Общество друзей словесных наук выступало за социальный консерватизм, гуманное обращение с крепостными и религиозную мораль, подвергая при этом критике православную церковь. Иначе говоря, это была программа нравственного воспитания, носящая экуменический характер. Связь Шишкова с обществом длилась, судя по всему, по крайней мере до 1790 года; впоследствии он стал критиковать масонство и защищать церковную иерархию. Масоны были против заимствований из иностранных языков, и Шишков впоследствии подхватил их почин в своей кампании за чистоту русского языка – его будущий противник в области литературы Карамзин уже в конце 1780-х и начале 1790-х годов подвергался критике со стороны масонов. Карамзин (как и Антоновский) был учеником Н. И. Новикова, одного из лидеров масонского движения, но затем по идеологическим причинам их пути разошлись. Нападки на Карамзина были характерной особенностью атмосферы, в которой сформировались литературные взгляды Шишкова, и многие аргументы, к которым он впоследствии прибегал, он позаимствовал у масонов[36].
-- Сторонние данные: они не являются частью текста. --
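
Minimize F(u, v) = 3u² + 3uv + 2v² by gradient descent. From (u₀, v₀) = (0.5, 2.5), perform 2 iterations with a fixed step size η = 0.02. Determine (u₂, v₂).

(0.119, 2.071)

∇F = (6u + 3v, 3u + 4v)
(u₁, v₁) = (0.5, 2.5) − 0.02·(10.5, 11.5) = (0.29, 2.27)
(u₂, v₂) = (0.29, 2.27) − 0.02·(8.55, 9.95) = (0.119, 2.071)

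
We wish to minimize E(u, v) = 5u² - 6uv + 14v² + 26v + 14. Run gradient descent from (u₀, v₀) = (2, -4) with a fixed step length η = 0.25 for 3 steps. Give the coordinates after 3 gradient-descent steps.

∇E = (10u - 6v, -6u + 28v + 26)
(u₁, v₁) = (2, -4) − 0.25·(44, -98) = (-9, 20.5)
(u₂, v₂) = (-9, 20.5) − 0.25·(-213, 654) = (44.25, -143)
(u₃, v₃) = (44.25, -143) − 0.25·(1300.5, -4243.5) = (-280.875, 917.875)

(-280.875, 917.875)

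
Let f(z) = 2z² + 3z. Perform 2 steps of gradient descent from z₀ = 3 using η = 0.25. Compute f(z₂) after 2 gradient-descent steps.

f′(z) = 4z + 3
Step 1: f′(3) = 15; z₁ = 3 − 0.25·15 = -0.75
Step 2: f′(-0.75) = 0; z₂ = -0.75 − 0.25·0 = -0.75
f(-0.75) = -1.125

-1.125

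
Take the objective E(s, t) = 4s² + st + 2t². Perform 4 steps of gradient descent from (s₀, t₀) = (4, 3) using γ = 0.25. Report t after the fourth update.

∇E = (8s + t, s + 4t)
(s₁, t₁) = (4, 3) − 0.25·(35, 16) = (-4.75, -1)
(s₂, t₂) = (-4.75, -1) − 0.25·(-39, -8.75) = (5, 1.1875)
(s₃, t₃) = (5, 1.1875) − 0.25·(41.1875, 9.75) = (-5.296875, -1.25)
(s₄, t₄) = (-5.296875, -1.25) − 0.25·(-43.625, -10.296875) = (5.609375, 1.32421875)
t = 1.32421875

1.32421875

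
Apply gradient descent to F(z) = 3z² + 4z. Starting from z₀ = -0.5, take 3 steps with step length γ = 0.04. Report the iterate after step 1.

F′(z) = 6z + 4
z₁ = -0.5 − 0.04·1 = -0.54

-0.54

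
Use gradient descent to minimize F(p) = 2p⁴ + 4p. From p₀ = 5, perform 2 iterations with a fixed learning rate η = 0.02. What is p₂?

533.52616192

F′(p) = 8p³ + 4
Step 1: F′(5) = 1004; p₁ = 5 − 0.02·1004 = -15.08
Step 2: F′(-15.08) = -27430.308096; p₂ = -15.08 − 0.02·(-27430.308096) = 533.52616192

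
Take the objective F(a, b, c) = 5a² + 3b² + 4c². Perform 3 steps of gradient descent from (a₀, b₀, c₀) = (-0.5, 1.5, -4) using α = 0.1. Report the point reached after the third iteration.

(0, 0.096, -0.032)

∇F = (10a, 6b, 8c)
(a₁, b₁, c₁) = (-0.5, 1.5, -4) − 0.1·(-5, 9, -32) = (0, 0.6, -0.8)
(a₂, b₂, c₂) = (0, 0.6, -0.8) − 0.1·(0, 3.6, -6.4) = (0, 0.24, -0.16)
(a₃, b₃, c₃) = (0, 0.24, -0.16) − 0.1·(0, 1.44, -1.28) = (0, 0.096, -0.032)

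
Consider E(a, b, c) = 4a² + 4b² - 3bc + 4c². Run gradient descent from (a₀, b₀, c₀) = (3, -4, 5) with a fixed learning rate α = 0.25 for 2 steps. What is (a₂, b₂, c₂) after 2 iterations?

∇E = (8a, 8b - 3c, -3b + 8c)
(a₁, b₁, c₁) = (3, -4, 5) − 0.25·(24, -47, 52) = (-3, 7.75, -8)
(a₂, b₂, c₂) = (-3, 7.75, -8) − 0.25·(-24, 86, -87.25) = (3, -13.75, 13.8125)

(3, -13.75, 13.8125)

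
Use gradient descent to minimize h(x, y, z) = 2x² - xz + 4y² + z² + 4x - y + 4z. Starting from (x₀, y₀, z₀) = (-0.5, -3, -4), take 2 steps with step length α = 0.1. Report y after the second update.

∇h = (4x - z + 4, 8y - 1, -x + 2z + 4)
Step 1: at (-0.5, -3, -4), ∇h = (6, -25, -3.5) → (-0.5, -3, -4) − 0.1·(6, -25, -3.5) = (-1.1, -0.5, -3.65)
Step 2: at (-1.1, -0.5, -3.65), ∇h = (3.25, -5, -2.2) → (-1.1, -0.5, -3.65) − 0.1·(3.25, -5, -2.2) = (-1.425, 0, -3.43)
y = 0

0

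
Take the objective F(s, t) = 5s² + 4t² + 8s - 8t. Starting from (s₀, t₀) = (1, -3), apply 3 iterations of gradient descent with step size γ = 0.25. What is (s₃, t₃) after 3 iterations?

∇F = (10s + 8, 8t - 8)
(s₁, t₁) = (1, -3) − 0.25·(18, -32) = (-3.5, 5)
(s₂, t₂) = (-3.5, 5) − 0.25·(-27, 32) = (3.25, -3)
(s₃, t₃) = (3.25, -3) − 0.25·(40.5, -32) = (-6.875, 5)

(-6.875, 5)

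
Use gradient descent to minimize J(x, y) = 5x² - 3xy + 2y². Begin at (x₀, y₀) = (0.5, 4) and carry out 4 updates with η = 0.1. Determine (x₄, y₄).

(0.40905, 0.9882)

∇J = (10x - 3y, -3x + 4y)
Step 1: at (0.5, 4), ∇J = (-7, 14.5) → (0.5, 4) − 0.1·(-7, 14.5) = (1.2, 2.55)
Step 2: at (1.2, 2.55), ∇J = (4.35, 6.6) → (1.2, 2.55) − 0.1·(4.35, 6.6) = (0.765, 1.89)
Step 3: at (0.765, 1.89), ∇J = (1.98, 5.265) → (0.765, 1.89) − 0.1·(1.98, 5.265) = (0.567, 1.3635)
Step 4: at (0.567, 1.3635), ∇J = (1.5795, 3.753) → (0.567, 1.3635) − 0.1·(1.5795, 3.753) = (0.40905, 0.9882)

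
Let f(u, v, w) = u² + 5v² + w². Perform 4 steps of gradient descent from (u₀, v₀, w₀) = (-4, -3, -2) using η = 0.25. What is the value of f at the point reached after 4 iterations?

∇f = (2u, 10v, 2w)
Step 1: at (-4, -3, -2), ∇f = (-8, -30, -4) → (-4, -3, -2) − 0.25·(-8, -30, -4) = (-2, 4.5, -1)
Step 2: at (-2, 4.5, -1), ∇f = (-4, 45, -2) → (-2, 4.5, -1) − 0.25·(-4, 45, -2) = (-1, -6.75, -0.5)
Step 3: at (-1, -6.75, -0.5), ∇f = (-2, -67.5, -1) → (-1, -6.75, -0.5) − 0.25·(-2, -67.5, -1) = (-0.5, 10.125, -0.25)
Step 4: at (-0.5, 10.125, -0.25), ∇f = (-1, 101.25, -0.5) → (-0.5, 10.125, -0.25) − 0.25·(-1, 101.25, -0.5) = (-0.25, -15.1875, -0.125)
f(-0.25, -15.1875, -0.125) = 1153.37890625

1153.37890625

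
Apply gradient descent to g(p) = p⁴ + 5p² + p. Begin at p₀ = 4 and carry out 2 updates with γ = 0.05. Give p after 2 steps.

249.982825

g′(p) = 4p³ + 10p + 1
p₁ = 4 − 0.05·297 = -10.85
p₂ = -10.85 − 0.05·(-5216.6565) = 249.982825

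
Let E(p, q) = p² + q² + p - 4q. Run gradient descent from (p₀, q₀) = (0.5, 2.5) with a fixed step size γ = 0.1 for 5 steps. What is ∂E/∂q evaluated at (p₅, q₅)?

0.32768

∇E = (2p + 1, 2q - 4)
Step 1: at (0.5, 2.5), ∇E = (2, 1) → (0.5, 2.5) − 0.1·(2, 1) = (0.3, 2.4)
Step 2: at (0.3, 2.4), ∇E = (1.6, 0.8) → (0.3, 2.4) − 0.1·(1.6, 0.8) = (0.14, 2.32)
Step 3: at (0.14, 2.32), ∇E = (1.28, 0.64) → (0.14, 2.32) − 0.1·(1.28, 0.64) = (0.012, 2.256)
Step 4: at (0.012, 2.256), ∇E = (1.024, 0.512) → (0.012, 2.256) − 0.1·(1.024, 0.512) = (-0.0904, 2.2048)
Step 5: at (-0.0904, 2.2048), ∇E = (0.8192, 0.4096) → (-0.0904, 2.2048) − 0.1·(0.8192, 0.4096) = (-0.17232, 2.16384)
∂E/∂q at (-0.17232, 2.16384) = 0.32768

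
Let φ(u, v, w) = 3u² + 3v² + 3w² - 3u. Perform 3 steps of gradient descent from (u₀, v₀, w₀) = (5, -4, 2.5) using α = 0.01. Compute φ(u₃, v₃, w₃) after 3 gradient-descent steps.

∇φ = (6u - 3, 6v, 6w)
(u₁, v₁, w₁) = (5, -4, 2.5) − 0.01·(27, -24, 15) = (4.73, -3.76, 2.35)
(u₂, v₂, w₂) = (4.73, -3.76, 2.35) − 0.01·(25.38, -22.56, 14.1) = (4.4762, -3.5344, 2.209)
(u₃, v₃, w₃) = (4.4762, -3.5344, 2.209) − 0.01·(23.8572, -21.2064, 13.254) = (4.237628, -3.322336, 2.07646)
φ(4.237628, -3.322336, 2.07646) = 87.20839708464

87.20839708464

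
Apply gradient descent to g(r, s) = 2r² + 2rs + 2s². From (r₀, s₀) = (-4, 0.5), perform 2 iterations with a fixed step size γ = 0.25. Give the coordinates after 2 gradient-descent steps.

∇g = (4r + 2s, 2r + 4s)
(r₁, s₁) = (-4, 0.5) − 0.25·(-15, -6) = (-0.25, 2)
(r₂, s₂) = (-0.25, 2) − 0.25·(3, 7.5) = (-1, 0.125)

(-1, 0.125)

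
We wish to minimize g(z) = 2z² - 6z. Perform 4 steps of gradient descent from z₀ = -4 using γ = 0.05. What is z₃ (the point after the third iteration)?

-1.316

g′(z) = 4z - 6
Step 1: g′(-4) = -22; z₁ = -4 − 0.05·(-22) = -2.9
Step 2: g′(-2.9) = -17.6; z₂ = -2.9 − 0.05·(-17.6) = -2.02
Step 3: g′(-2.02) = -14.08; z₃ = -2.02 − 0.05·(-14.08) = -1.316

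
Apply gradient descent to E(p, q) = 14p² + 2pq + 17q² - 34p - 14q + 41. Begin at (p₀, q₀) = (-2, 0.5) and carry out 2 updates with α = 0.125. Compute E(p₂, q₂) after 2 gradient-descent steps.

∇E = (28p + 2q - 34, 2p + 34q - 14)
(p₁, q₁) = (-2, 0.5) − 0.125·(-89, -1) = (9.125, 0.625)
(p₂, q₂) = (9.125, 0.625) − 0.125·(222.75, 25.5) = (-18.71875, -2.5625)
E(-18.71875, -2.5625) = 5826.357421875

5826.357421875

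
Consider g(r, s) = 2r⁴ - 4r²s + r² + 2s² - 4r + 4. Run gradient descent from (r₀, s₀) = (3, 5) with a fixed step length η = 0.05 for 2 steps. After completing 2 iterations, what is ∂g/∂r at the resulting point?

∇g = (8r³ - 8rs + 2r - 4, -4r² + 4s)
(r₁, s₁) = (3, 5) − 0.05·(98, -16) = (-1.9, 5.8)
(r₂, s₂) = (-1.9, 5.8) − 0.05·(25.488, 8.76) = (-3.1744, 5.362)
∂g/∂r at (-3.1744, 5.362) = -130.082479030272

-130.082479030272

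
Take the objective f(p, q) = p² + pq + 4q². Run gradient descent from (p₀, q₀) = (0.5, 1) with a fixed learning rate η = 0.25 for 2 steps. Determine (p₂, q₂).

(0.28125, 1.125)

∇f = (2p + q, p + 8q)
Step 1: at (0.5, 1), ∇f = (2, 8.5) → (0.5, 1) − 0.25·(2, 8.5) = (0, -1.125)
Step 2: at (0, -1.125), ∇f = (-1.125, -9) → (0, -1.125) − 0.25·(-1.125, -9) = (0.28125, 1.125)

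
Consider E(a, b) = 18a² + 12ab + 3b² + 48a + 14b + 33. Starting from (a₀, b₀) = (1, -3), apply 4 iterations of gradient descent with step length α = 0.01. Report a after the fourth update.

-0.08879744

∇E = (36a + 12b + 48, 12a + 6b + 14)
Step 1: at (1, -3), ∇E = (48, 8) → (1, -3) − 0.01·(48, 8) = (0.52, -3.08)
Step 2: at (0.52, -3.08), ∇E = (29.76, 1.76) → (0.52, -3.08) − 0.01·(29.76, 1.76) = (0.2224, -3.0976)
Step 3: at (0.2224, -3.0976), ∇E = (18.8352, -1.9168) → (0.2224, -3.0976) − 0.01·(18.8352, -1.9168) = (0.034048, -3.078432)
Step 4: at (0.034048, -3.078432), ∇E = (12.284544, -4.062016) → (0.034048, -3.078432) − 0.01·(12.284544, -4.062016) = (-0.08879744, -3.03781184)
a = -0.08879744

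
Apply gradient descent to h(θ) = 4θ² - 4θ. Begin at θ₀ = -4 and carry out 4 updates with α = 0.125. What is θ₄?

0.5

h′(θ) = 8θ - 4
θ₁ = -4 − 0.125·(-36) = 0.5
θ₂ = 0.5 − 0.125·0 = 0.5
θ₃ = 0.5 − 0.125·0 = 0.5
θ₄ = 0.5 − 0.125·0 = 0.5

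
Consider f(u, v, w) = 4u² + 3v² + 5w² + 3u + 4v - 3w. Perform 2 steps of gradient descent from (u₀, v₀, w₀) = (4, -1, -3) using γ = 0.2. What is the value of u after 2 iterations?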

Масонство играло важную роль в культуре российской аристократии. Оно обладало налетом эгалитарности и не контролировалось напрямую государством, тем самым бросая вызов бюро-кратически-абсолютистскому аппарату с его жесткой иерархической системой. О его значении в формировании общественного мнения (все еще «предполитического») говорит хотя бы тот факт, что в масонской среде лидеры основных консервативных течений начала века (националист-романтик Шишков, поборник дворянского консерватизма Карамзин и религиозный консерватор Лабзин) могли общаться не только между собой, но и с таким радикальным критиком общественного уклада, как Радищев. Всех их объединяло утвердившееся в XVIII веке убеждение, что ключом к социальному прогрессу является «добродетель», однако они расходились друг с другом, обращаясь к политической реальности, где понятие «добродетель» могло означать совершенно разные вещи. Екатерина II относилась к масонам с недоверием. Их тайные эзотерические ритуалы казались ей шарлатанством; к тому же она подозревала масонов в связях с пренебрегаемым ею сыном Павлом и с прусским двором – ее соперником на европейской арене. В результате ее сановники в конце 1780-х годов не давали покоя московским розенкрейцерам. Однако серьезные гонения на масонов, как и назревавшие внутри самого движения разногласия между ложами, начались лишь с обострением международной обстановки в Европе во время Французской революции. Боясь, что они развернут вредоносную деятельность, Екатерина велела арестовать ведущих масонов и упрятать их за решетку [Madariaga 1981: 521–531].

В начале 1780-х годов Шишков написал стихотворение «Старое и новое время», показывающее, что из просветителя-морализатора он превратился в романтика-националиста. Это произведение, первое из его дошедших до нас высказываний об обществе и истории, предваряет его будущую идеализацию допетровской Руси как эпохи, когда жизнь была лучше, а нравственность выше – мотив, звучавший в то время, помимо всего прочего, и в морализирующем учении франкмасонов [Monnier 1979: 268–269,272]. Однако идиллическое «прошлое» в этом стихотворении предстает как вневременное русское качество, свободное от европейских влияний: в отличие от подчеркнутого историзма его более поздних сочинений, здесь Шишков еще не пытался привязать утопию к определенному историческому моменту[37]. Впоследствии он в том же духе идеализировал правление Екатерины II, хотя и при ее жизни уже испытывал ностальгию по канувшему в прошлое золотому веку. Эпоха Просвещения обострила его нравственное чувство: еще ребенком он привык отождествлять сельскую жизнь с высокой нравственностью и был шокирован ее полным отсутствием в официальном Петербурге, где он провел большую часть жизни. Отсюда возникла его излюбленная идея о русской «традиции», сложившаяся из его детских воспоминаний, литературных опытов, патриотических чувств и категорического неприятия светского общества. Однако он не страдал ксенофобией: российская столица с претящими ему грехами никак не была «Западом», а его любовь к классической культуре, к Швеции, Германии и Италии, как и его женитьба на лютеранке, доказывают, что он не видел в Европе врага. Он верил в абсолютную ценность «традиции», которую каждая нация должна найти в собственном прошлом; иностранная культура представляет угрозу лишь в том случае, если она пагубно влияет на базовые российские ценности. В этом он был единодушен со многими романтическими националистами, которые вслед за Гердером полагали, что в Европе не возникало бы международных конфликтов, если бы каждая страна неукоснительно следовала своему собственному неповторимому предназначению [Nipperdey 1986: 120].